Once again, we circle back to the great quadrennial flood of election coverage. Though much of this process is old news, there certainly are new developments in the 2016 edition. Both major primaries have been heavily influenced by self-described outsiders set to take on political establishment. In an attempt to review what is certain, it seems the only known quantity is uncertainty.
In late May of last year, the Quinnipiac University Poll had Hillary Clinton with a 42 point advantage over second place Bernie Sanders on one side and a four-way tie between Marco Rubio, Ben Carson, Jeb Bush and Mike Huckabee on the other side. Donald Trump sat on the fringes in 7th place. Fast forward a year and we have Trump as the Republican nominee while Hillary Clinton is still in the process of cementing her party’s base.
Likely policy implementation is no less ambiguous. Though each candidate has made strong stands on certain topics, each has also left room for negotiation. We must also consider that messages may become more centrist as we move past primary season and towards the general election. This may offer interesting shifts in the binary ideologies of recent elections.

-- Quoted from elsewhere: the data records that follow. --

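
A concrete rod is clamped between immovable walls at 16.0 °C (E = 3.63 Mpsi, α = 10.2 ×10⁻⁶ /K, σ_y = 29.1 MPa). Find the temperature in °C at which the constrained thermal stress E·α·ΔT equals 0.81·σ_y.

108 °C

E = 3.63 Mpsi = 25.03 GPa.
E·α·ΔT = 23.57 MPa ⇒ ΔT = 23.57 / (25.03×10³ × 10.2×10⁻⁶) = 92.33 K.
T = 16.0 + 92.33 = 108.3 °C.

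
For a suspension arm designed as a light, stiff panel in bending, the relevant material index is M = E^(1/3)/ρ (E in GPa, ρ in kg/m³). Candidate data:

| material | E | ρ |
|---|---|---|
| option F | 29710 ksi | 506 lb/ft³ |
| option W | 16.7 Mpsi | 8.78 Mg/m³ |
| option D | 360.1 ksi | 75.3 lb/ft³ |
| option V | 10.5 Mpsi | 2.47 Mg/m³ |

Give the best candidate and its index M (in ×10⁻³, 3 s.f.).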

The current republican nominee has come to represent a protectionist tilt while the democratic nominee will be tasked with convincing previously uncommitted voters to join her from both the Bernie Sanders camp and the establishment centrist crowd. Meanwhile, rumors still persist of a possible well-funded third party entry.

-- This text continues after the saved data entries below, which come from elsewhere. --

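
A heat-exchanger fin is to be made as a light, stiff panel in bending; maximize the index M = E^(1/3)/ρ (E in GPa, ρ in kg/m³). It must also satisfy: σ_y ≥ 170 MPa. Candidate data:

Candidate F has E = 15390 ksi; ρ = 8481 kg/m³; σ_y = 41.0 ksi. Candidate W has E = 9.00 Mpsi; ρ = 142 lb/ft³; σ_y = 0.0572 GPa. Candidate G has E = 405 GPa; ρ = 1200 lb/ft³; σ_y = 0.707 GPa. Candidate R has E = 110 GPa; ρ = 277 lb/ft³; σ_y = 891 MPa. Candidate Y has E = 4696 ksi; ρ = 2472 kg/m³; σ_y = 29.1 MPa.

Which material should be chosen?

candidate R

Screen on constraints: σ_y ≥ 170 MPa. Survivors: candidate F, candidate G, candidate R.
Normalizing units and computing the index:
  candidate F: E = 106.1 GPa, ρ = 8481 kg/m³
  candidate G: E = 405.0 GPa, ρ = 19220 kg/m³
  candidate R: E = 110.0 GPa, ρ = 4437 kg/m³
  candidate R: M = 1.08×10⁻³
  candidate F: M = 0.558×10⁻³
  candidate G: M = 0.385×10⁻³
Highest index: candidate R.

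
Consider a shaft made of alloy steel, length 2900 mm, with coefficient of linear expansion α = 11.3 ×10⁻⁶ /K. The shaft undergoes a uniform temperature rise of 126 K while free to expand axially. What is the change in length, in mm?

4.13 mm

ΔL = α·L₀·ΔT = 11.3×10⁻⁶ × 2900 mm × 126.0 K = 4.13 mm.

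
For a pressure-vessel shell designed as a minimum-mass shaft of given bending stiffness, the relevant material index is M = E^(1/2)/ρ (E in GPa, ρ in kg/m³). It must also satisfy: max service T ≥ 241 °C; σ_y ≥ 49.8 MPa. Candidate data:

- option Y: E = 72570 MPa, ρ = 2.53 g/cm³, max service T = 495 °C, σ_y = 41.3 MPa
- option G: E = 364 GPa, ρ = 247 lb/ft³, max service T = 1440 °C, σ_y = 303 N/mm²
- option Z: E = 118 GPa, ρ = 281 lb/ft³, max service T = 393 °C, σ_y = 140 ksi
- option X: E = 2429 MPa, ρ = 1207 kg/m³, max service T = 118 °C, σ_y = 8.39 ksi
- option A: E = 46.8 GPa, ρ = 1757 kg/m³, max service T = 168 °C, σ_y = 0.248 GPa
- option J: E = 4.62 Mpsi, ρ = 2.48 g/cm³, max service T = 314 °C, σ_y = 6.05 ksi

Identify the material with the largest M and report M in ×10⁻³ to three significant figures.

Screen on constraints: max service T ≥ 241 °C; σ_y ≥ 49.8 MPa. Survivors: option G, option Z.
Putting every candidate on a common basis:
  option G: E = 364.0 GPa, ρ = 3957 kg/m³
  option Z: E = 118.0 GPa, ρ = 4501 kg/m³
  option G: M = 4.82×10⁻³
  option Z: M = 2.41×10⁻³
The maximum is for option G.

option G, M = 4.82×10⁻³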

Policy is of course where we may be able to glean the most relevant information for the economy and markets, but it is also hard to predict the likelihood of policy implementation given a president’s reliance on a supportive congress. According to research from Bloomberg and Goldman Sachs Asset Management (GSAM), from 1947 through 2015, the S&P 500 has averaged an annual price return of between 9 and 14% under a democratic president depending on the tilt of congress. Over the same time period, the S&P 500 averaged an annual price return of anywhere from -1 to 15% under a republican president depending on the makeup of congress. As intriguing as this seems at face value, when you go under the hood to evaluate the consistency of these patterns, you quickly realize that the numbers are little more than random. GSAM’s statistical regression of the data reveals that president and congressional party have little, if any, predictive capability in regards to S&P 500 returns. Correlations between the party in power and market returns are universally low.

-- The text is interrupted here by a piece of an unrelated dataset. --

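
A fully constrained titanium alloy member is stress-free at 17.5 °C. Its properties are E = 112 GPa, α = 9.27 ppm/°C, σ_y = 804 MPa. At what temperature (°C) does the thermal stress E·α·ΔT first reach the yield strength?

792 °C

E·α·ΔT = 804.0 MPa ⇒ ΔT = 804.0 / (112.0×10³ × 9.27×10⁻⁶) = 774.4 K.
T = 17.5 + 774.4 = 791.9 °C.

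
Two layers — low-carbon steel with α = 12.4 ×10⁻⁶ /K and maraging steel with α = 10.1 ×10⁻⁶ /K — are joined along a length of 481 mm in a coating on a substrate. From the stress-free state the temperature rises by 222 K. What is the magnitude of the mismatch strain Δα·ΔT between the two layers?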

So what are we to garner from this acknowledgment of unpredictability? It is undoubtedly unpleasant for stock markets that thrive on confidence and certainty. Perhaps the upshot it is to focus on what we can control. We will continually review any regulatory and legislative impacts on capital market assumptions, but just as importantly, financial planning, risk management, tax strategy implementation, investment diversification and a long-term focus will all be vital components of successful wealth governance through the coming election and into the future.